The main difference between Forest Green and Dark Green is brightness and saturation: both are green shades, but Forest Green is lighter and Dark Green is more saturated. Forest Green (#228B22) and Dark Green (#006400) are similar colors often confused. They differ in brightness, saturation, and undertone, making each better suited for different design contexts.
Four real design scenarios, with the recommended pick based on hue, saturation, and WCAG contrast.
Dark Green is more saturated (100% HSL vs 61%) so it reads as bolder and more memorable at logo scale, while Forest Green can feel washed out when printed small.
Dark Green hits a 7.44:1 WCAG contrast against white — safer for text-heavy interfaces — where Forest Green only reaches 4.39:1 and risks failing AA at small body sizes.
Forest Green is a cool-leaning tone that flatters spring/summer collections and warmer skin undertones, while Dark Green leans cooler and is better suited to autumn/winter layering.
Forest Green is the more muted of the two (61% saturation) and sits more calmly on large wall surfaces, while Dark Green's higher chroma can overwhelm a room when used beyond accent pieces.

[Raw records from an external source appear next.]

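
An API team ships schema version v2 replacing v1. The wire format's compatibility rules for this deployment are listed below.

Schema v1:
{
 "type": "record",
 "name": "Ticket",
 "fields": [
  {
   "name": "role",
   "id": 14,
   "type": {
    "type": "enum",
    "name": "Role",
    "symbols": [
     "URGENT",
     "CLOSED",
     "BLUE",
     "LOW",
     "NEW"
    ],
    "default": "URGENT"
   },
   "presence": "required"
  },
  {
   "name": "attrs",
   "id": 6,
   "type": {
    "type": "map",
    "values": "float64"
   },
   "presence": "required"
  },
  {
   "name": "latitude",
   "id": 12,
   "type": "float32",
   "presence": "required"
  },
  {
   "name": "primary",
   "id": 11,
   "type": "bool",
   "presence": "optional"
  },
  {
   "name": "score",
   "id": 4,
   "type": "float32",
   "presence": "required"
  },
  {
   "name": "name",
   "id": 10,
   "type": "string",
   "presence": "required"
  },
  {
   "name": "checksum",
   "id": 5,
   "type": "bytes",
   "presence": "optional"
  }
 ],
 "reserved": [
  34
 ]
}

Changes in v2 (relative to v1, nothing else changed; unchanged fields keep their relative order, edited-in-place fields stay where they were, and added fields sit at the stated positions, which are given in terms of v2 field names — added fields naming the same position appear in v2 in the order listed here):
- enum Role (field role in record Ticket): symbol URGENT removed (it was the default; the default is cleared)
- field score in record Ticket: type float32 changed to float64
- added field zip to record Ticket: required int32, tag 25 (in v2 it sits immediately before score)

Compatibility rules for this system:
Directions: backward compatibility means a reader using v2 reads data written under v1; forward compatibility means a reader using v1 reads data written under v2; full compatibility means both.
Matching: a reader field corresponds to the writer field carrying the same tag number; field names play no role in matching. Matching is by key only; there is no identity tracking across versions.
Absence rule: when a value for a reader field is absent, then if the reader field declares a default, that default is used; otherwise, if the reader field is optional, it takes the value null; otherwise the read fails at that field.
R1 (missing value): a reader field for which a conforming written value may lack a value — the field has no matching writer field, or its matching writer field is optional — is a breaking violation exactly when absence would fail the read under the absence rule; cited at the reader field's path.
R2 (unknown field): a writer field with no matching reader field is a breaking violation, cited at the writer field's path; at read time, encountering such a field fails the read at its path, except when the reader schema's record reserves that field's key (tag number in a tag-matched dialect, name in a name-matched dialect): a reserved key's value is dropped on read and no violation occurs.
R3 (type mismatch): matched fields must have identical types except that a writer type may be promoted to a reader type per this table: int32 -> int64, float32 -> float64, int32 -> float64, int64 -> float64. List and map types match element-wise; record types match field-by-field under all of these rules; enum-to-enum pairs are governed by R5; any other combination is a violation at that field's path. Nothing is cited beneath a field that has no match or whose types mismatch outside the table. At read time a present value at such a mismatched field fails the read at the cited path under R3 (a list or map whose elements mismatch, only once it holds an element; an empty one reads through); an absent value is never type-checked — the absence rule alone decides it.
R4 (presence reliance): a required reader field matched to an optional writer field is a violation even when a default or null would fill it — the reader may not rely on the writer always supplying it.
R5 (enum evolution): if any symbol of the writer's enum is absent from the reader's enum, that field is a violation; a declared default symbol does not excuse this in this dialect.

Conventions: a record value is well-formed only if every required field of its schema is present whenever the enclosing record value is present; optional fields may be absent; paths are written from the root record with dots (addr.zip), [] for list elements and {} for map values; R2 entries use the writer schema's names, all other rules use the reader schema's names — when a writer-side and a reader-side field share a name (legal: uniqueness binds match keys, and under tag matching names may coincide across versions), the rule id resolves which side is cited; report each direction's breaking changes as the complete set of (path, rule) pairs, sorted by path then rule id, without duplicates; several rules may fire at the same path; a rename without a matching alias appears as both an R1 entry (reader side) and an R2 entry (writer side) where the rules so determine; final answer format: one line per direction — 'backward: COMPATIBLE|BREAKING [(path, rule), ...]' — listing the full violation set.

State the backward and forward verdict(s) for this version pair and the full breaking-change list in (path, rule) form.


the writer's type comes first in each Ticket pair
checking backward for Ticket: reader v2 against writer v1:
  writer required, Role -> Role: reader role maps from writer role
  writer required, map<string, float64> -> map<string, float64>: reader attrs maps from writer attrs
  writer required, float32 -> float32: reader latitude maps from writer latitude
  writer optional, bool -> bool: reader primary maps from writer primary
  no writer field matches reader zip
  writer required, float32 -> float64: reader score maps from writer score
  writer required, string -> string: reader name maps from writer name
  writer optional, bytes -> bytes: reader checksum maps from writer checksum
  R5 fires at role
  R1 fires at zip
  backward on Ticket therefore BREAKING (2)
checking forward for Ticket: reader v1 against writer v2:
  writer required, Role -> Role: reader role maps from writer role
  writer required, map<string, float64> -> map<string, float64>: reader attrs maps from writer attrs
  writer required, float32 -> float32: reader latitude maps from writer latitude
  writer optional, bool -> bool: reader primary maps from writer primary
  writer required, float64 -> float32: reader score maps from writer score
  writer required, string -> string: reader name maps from writer name
  writer optional, bytes -> bytes: reader checksum maps from writer checksum
  leftover writer field: zip
  R3 fires at score
  R2 fires at zip
  forward on Ticket therefore BREAKING (2)

backward: BREAKING [(role, R5), (zip, R1)]; forward: BREAKING [(score, R3), (zip, R2)]


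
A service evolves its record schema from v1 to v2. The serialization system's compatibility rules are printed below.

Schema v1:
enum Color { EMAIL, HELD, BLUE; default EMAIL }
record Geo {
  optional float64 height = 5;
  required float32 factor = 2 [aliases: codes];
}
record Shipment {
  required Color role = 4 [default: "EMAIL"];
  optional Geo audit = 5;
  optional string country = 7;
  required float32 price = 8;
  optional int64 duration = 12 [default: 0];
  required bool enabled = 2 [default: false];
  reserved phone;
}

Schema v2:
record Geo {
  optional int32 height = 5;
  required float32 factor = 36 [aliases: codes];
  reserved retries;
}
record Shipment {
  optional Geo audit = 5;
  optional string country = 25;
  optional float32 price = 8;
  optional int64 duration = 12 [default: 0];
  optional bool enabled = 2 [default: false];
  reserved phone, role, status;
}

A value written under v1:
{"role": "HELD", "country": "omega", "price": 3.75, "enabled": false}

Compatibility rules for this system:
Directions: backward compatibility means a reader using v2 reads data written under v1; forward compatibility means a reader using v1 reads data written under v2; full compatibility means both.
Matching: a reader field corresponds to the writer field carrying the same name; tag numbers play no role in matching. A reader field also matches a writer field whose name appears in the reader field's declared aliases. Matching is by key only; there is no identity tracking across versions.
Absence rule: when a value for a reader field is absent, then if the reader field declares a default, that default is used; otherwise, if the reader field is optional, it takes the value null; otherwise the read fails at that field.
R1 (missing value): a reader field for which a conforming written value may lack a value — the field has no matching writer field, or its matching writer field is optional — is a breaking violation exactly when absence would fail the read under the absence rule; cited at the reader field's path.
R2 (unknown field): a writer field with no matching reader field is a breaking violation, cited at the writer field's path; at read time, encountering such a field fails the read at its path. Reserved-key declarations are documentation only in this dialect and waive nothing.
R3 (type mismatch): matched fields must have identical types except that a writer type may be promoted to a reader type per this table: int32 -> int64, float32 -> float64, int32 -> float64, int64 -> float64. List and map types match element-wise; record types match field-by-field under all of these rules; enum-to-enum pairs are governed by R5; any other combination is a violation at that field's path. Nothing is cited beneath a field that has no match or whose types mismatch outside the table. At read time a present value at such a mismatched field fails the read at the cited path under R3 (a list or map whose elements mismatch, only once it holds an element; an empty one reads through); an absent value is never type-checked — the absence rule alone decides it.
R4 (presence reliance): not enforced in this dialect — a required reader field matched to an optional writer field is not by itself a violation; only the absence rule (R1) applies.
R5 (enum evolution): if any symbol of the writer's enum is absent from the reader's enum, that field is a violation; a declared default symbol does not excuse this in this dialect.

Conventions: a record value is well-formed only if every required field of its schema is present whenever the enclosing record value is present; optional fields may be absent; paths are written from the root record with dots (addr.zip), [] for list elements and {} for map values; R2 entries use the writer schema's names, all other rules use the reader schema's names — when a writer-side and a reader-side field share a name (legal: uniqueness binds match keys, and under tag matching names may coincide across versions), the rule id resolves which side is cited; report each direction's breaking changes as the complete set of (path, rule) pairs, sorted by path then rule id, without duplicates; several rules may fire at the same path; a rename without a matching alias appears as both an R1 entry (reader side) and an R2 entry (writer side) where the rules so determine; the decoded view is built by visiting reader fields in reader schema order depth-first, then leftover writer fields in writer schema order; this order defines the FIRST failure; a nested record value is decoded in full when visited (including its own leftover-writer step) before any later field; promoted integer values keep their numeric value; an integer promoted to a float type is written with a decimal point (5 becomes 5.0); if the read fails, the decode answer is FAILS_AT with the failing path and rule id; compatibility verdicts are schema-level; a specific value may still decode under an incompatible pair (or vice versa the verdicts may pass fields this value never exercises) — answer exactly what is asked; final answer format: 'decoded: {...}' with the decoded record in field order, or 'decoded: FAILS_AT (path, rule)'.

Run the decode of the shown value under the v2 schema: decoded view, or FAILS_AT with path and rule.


the writer's type comes first in each Shipment pair
migrating the Shipment value to v2:
  audit := null (not supplied -> null)
  country := "omega"
  price := 3.75
  duration := 0 (no value, default fills)
  enabled := false
  read fails at role under R2 (unknown field)
  => FAILS_AT (role, R2)
diffs on Shipment not affecting the asked answer:
  field country in record Shipment: tag 7 changed to 25 -> triggers nothing under the printed rules; the Shipment answer is the same either way
  field factor in record Geo: tag 2 changed to 36 -> triggers nothing under the printed rules; the Shipment answer is the same either way
  field price in record Shipment: required changed to optional -> matters for Shipment compatibility verdicts, not for this value's decode
  field enabled in record Shipment: required changed to optional -> triggers nothing under the printed rules; the Shipment answer is the same either way
  field height in record Geo: type float64 changed to int32 -> matters for Shipment compatibility verdicts, not for this value's decode

decoded: FAILS_AT (role, R2)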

Forest Green (#228B22) is a dark, moderately saturated green with a cool-leaning undertone — it feels rich, serious, substantial and balanced in intensity.
Dark Green (#006400) is a dark, vivid green with a cool-leaning undertone — it feels rich, serious, substantial and bright, energetic, eye-catching.
Text legibility depends on the contrast ratio between foreground and background. WCAG 2.1 AA requires at least 4.5:1 for normal text and 3:1 for large text; AAA requires 7:1. Use these numbers to choose accessible combinations for your design.
Each color has a dedicated page with shades, tints, CSS name, pairings, and color psychology.